Kleine Portionen über den Tag verteilt
Die pflanzliche Kost für das Meerschweinchen sollte möglichst ausgewogen und vielfältig sein. Achten sollte man darauf, dass die Meerschweinchen über den Tag verteilt kleine Portionen bekommen. Der Darm des Meerschweinchens ist, ähnlich wie der des Zwergkaninchens, sehr empfindlich. Die Darmperistaltik droht zu erlahmen, wenn nicht ständig gefüttert wird. Meerschweinchen dürfen nicht hungern. Bei der Umstellung auf vermehrt Grünfutter im Frühjahr muss darauf geachtet werden, dass die Umstellung langsam erfolgt.
Heu muss sein
Der Grundstock der gesunden Ernährung ist Heu. Die Raufe muss ständig gefüllt sein. Dank seines Reichtums an Rohfasern hält es die Verdauung in Gang. Außerdem unterstützt Heu die gesunde Darmflora. Beim Zermalmen der Heuhalme werden die Zähne natürlich abgenutzt. Natürlich muss auf die Qualität des Raufutters geachtet werden.
Grün- und Saftfutter
Der Energiehaushalt des Meerschweinchens kann mit Heu alleine nicht gedeckt werden. Deshalb ist frisches und saftiges Grünfutter unentbehrlich. Auf einer artenreiche Wiese kann man bei einem Spaziergang pflücken, was die Natur bietet – von Löwenzahn bis Huflattich. Im Winter, wenn der Nager auf frisches Grünfutter verzichten muss, gibt’s Gemüse: Karotten, Brokkoli, Gurke, Zucchini, Salate, auch etwas Obst wie Apfel oder Birne.

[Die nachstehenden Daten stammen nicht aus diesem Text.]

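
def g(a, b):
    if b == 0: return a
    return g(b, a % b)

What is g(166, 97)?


g(166, 97) = g(97, 69)
g(97, 69) = g(69, 28)
g(69, 28) = g(28, 13)
g(28, 13) = g(13, 2)
g(13, 2) = g(2, 1)
g(2, 1) = g(1, 0)
g(1, 0) = 1  (base case)

1


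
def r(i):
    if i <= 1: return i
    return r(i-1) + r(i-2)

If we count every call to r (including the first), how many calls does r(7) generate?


Let C(n) = total calls for r(n)
C(0) = 1, C(1) = 1
C(2) = 1 + C(1) + C(0) = 1 + 1 + 1 = 3
C(3) = 1 + C(2) + C(1) = 1 + 3 + 1 = 5
C(4) = 1 + C(3) + C(2) = 1 + 5 + 3 = 9
C(5) = 1 + C(4) + C(3) = 1 + 9 + 5 = 15
C(6) = 1 + C(5) + C(4) = 1 + 15 + 9 = 25
C(7) = 1 + C(6) + C(5) = 1 + 25 + 15 = 41

41


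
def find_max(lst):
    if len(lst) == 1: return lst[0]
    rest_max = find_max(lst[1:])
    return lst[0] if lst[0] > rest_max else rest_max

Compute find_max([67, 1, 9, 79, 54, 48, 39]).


find_max([67, 1, 9, 79, 54, 48, 39]): compare 67 with find_max([1, 9, 79, 54, 48, 39])
find_max([1, 9, 79, 54, 48, 39]): compare 1 with find_max([9, 79, 54, 48, 39])
find_max([9, 79, 54, 48, 39]): compare 9 with find_max([79, 54, 48, 39])
find_max([79, 54, 48, 39]): compare 79 with find_max([54, 48, 39])
find_max([54, 48, 39]): compare 54 with find_max([48, 39])
find_max([48, 39]): compare 48 with find_max([39])
find_max([39]) = 39  (base case)
Compare 48 with 39 -> 48
Compare 54 with 48 -> 54
Compare 79 with 54 -> 79
Compare 9 with 79 -> 79
Compare 1 with 79 -> 79
Compare 67 with 79 -> 79

79


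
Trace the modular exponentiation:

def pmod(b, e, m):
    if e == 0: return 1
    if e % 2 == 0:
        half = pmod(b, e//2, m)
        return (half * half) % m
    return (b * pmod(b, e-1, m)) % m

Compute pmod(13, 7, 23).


pmod(13, 7, 23): e is odd, compute pmod(13, 6, 23)
  pmod(13, 6, 23): e is even, compute pmod(13, 3, 23)
    pmod(13, 3, 23): e is odd, compute pmod(13, 2, 23)
      pmod(13, 2, 23): e is even, compute pmod(13, 1, 23)
        pmod(13, 1, 23): e is odd, compute pmod(13, 0, 23)
          pmod(13, 0, 23) = 1
        (13 * 1) % 23 = 13
      half=13, (13*13) % 23 = 8
    (13 * 8) % 23 = 12
  half=12, (12*12) % 23 = 6
(13 * 6) % 23 = 9

9


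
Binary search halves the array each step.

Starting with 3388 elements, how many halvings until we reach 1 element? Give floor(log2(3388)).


3388 / 2 = 1694
1694 / 2 = 847
847 / 2 = 423
423 / 2 = 211
211 / 2 = 105
105 / 2 = 52
52 / 2 = 26
26 / 2 = 13
13 / 2 = 6
6 / 2 = 3
3 / 2 = 1
Reached 1 after 11 halvings

11


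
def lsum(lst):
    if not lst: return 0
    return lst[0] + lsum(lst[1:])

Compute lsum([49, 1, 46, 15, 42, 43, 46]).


lsum([49, 1, 46, 15, 42, 43, 46]) = 49 + lsum([1, 46, 15, 42, 43, 46])
lsum([1, 46, 15, 42, 43, 46]) = 1 + lsum([46, 15, 42, 43, 46])
lsum([46, 15, 42, 43, 46]) = 46 + lsum([15, 42, 43, 46])
lsum([15, 42, 43, 46]) = 15 + lsum([42, 43, 46])
lsum([42, 43, 46]) = 42 + lsum([43, 46])
lsum([43, 46]) = 43 + lsum([46])
lsum([46]) = 46 + lsum([])
lsum([]) = 0  (base case)
Total: 49 + 1 + 46 + 15 + 42 + 43 + 46 + 0 = 242

242


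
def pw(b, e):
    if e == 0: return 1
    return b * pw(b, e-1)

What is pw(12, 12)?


pw(12, 12)
= 12 * pw(12, 11)
= 12 * 12 * pw(12, 10)
= 12 * 12 * 12 * pw(12, 9)
= 12 * 12 * 12 * 12 * pw(12, 8)
= 12 * 12 * 12 * 12 * 12 * pw(12, 7)
= 12 * 12 * 12 * 12 * 12 * 12 * pw(12, 6)
= 12 * 12 * 12 * 12 * 12 * 12 * 12 * pw(12, 5)
= 12 * 12 * 12 * 12 * 12 * 12 * 12 * 12 * pw(12, 4)
= 12 * 12 * 12 * 12 * 12 * 12 * 12 * 12 * 12 * pw(12, 3)
= 12 * 12 * 12 * 12 * 12 * 12 * 12 * 12 * 12 * 12 * pw(12, 2)
= 12 * 12 * 12 * 12 * 12 * 12 * 12 * 12 * 12 * 12 * 12 * pw(12, 1)
= 12 * 12 * 12 * 12 * 12 * 12 * 12 * 12 * 12 * 12 * 12 * 12 * pw(12, 0)
= 12 * 12 * 12 * 12 * 12 * 12 * 12 * 12 * 12 * 12 * 12 * 12 * 1
= 8916100448256

8916100448256


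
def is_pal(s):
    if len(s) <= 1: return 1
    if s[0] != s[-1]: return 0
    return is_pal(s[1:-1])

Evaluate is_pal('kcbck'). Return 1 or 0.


is_pal('kcbck'): s[0]='k' == s[-1]='k' -> check is_pal('cbc')
is_pal('cbc'): s[0]='c' == s[-1]='c' -> check is_pal('b')
is_pal('b'): len <= 1 -> return 1  (base case)
Result: 1 (palindrome)

1


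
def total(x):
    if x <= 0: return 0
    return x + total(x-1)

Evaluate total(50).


total(50)
= 50 + 49 + 48 + 47 + 46 + 45 + 44 + 43 + 42 + 41 + 40 + 39 + 38 + 37 + 36 + 35 + 34 + 33 + 32 + 31 + 30 + 29 + 28 + 27 + 26 + 25 + 24 + 23 + 22 + 21 + 20 + 19 + 18 + 17 + 16 + 15 + 14 + 13 + 12 + 11 + 10 + 9 + 8 + 7 + 6 + 5 + 4 + 3 + 2 + 1 + total(0)
= 50 + 49 + 48 + 47 + 46 + 45 + 44 + 43 + 42 + 41 + 40 + 39 + 38 + 37 + 36 + 35 + 34 + 33 + 32 + 31 + 30 + 29 + 28 + 27 + 26 + 25 + 24 + 23 + 22 + 21 + 20 + 19 + 18 + 17 + 16 + 15 + 14 + 13 + 12 + 11 + 10 + 9 + 8 + 7 + 6 + 5 + 4 + 3 + 2 + 1 + 0
= 1275

1275


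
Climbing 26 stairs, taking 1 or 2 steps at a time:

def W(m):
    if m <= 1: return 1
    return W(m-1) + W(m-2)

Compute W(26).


Building up from base cases:
W(0) = 1
W(1) = 1
W(2) = W(1) + W(0) = 1 + 1 = 2
W(3) = W(2) + W(1) = 2 + 1 = 3
W(4) = W(3) + W(2) = 3 + 2 = 5
W(5) = W(4) + W(3) = 5 + 3 = 8
W(6) = W(5) + W(4) = 8 + 5 = 13
W(7) = W(6) + W(5) = 13 + 8 = 21
W(8) = W(7) + W(6) = 21 + 13 = 34
W(9) = W(8) + W(7) = 34 + 21 = 55
W(10) = W(9) + W(8) = 55 + 34 = 89
W(11) = W(10) + W(9) = 89 + 55 = 144
W(12) = W(11) + W(10) = 144 + 89 = 233
W(13) = W(12) + W(11) = 233 + 144 = 377
W(14) = W(13) + W(12) = 377 + 233 = 610
W(15) = W(14) + W(13) = 610 + 377 = 987
W(16) = W(15) + W(14) = 987 + 610 = 1597
W(17) = W(16) + W(15) = 1597 + 987 = 2584
W(18) = W(17) + W(16) = 2584 + 1597 = 4181
W(19) = W(18) + W(17) = 4181 + 2584 = 6765
W(20) = W(19) + W(18) = 6765 + 4181 = 10946
W(21) = W(20) + W(19) = 10946 + 6765 = 17711
W(22) = W(21) + W(20) = 17711 + 10946 = 28657
W(23) = W(22) + W(21) = 28657 + 17711 = 46368
W(24) = W(23) + W(22) = 46368 + 28657 = 75025
W(25) = W(24) + W(23) = 75025 + 46368 = 121393
W(26) = W(25) + W(24) = 121393 + 75025 = 196418

196418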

Knabberkost ist ein Muss für die Nager, damit die Zähne abgenutzt werden. Die Meerschweinchen freuen sich über Zweige von Apfel- und Birnbaum oder hartes Brot.
Trockenfutter
Wer sein Kaninchen mit Heu, frischem Grün- und Saftfutter ernährt, benötigt grundsätzlich keine Fertigmischungen aus Körnern. Wer nicht auf Mais, Getreide, Nüsse und Pellets verzichten will: Ein bis zwei Esslöffel am Tag sind völlig ausreichend.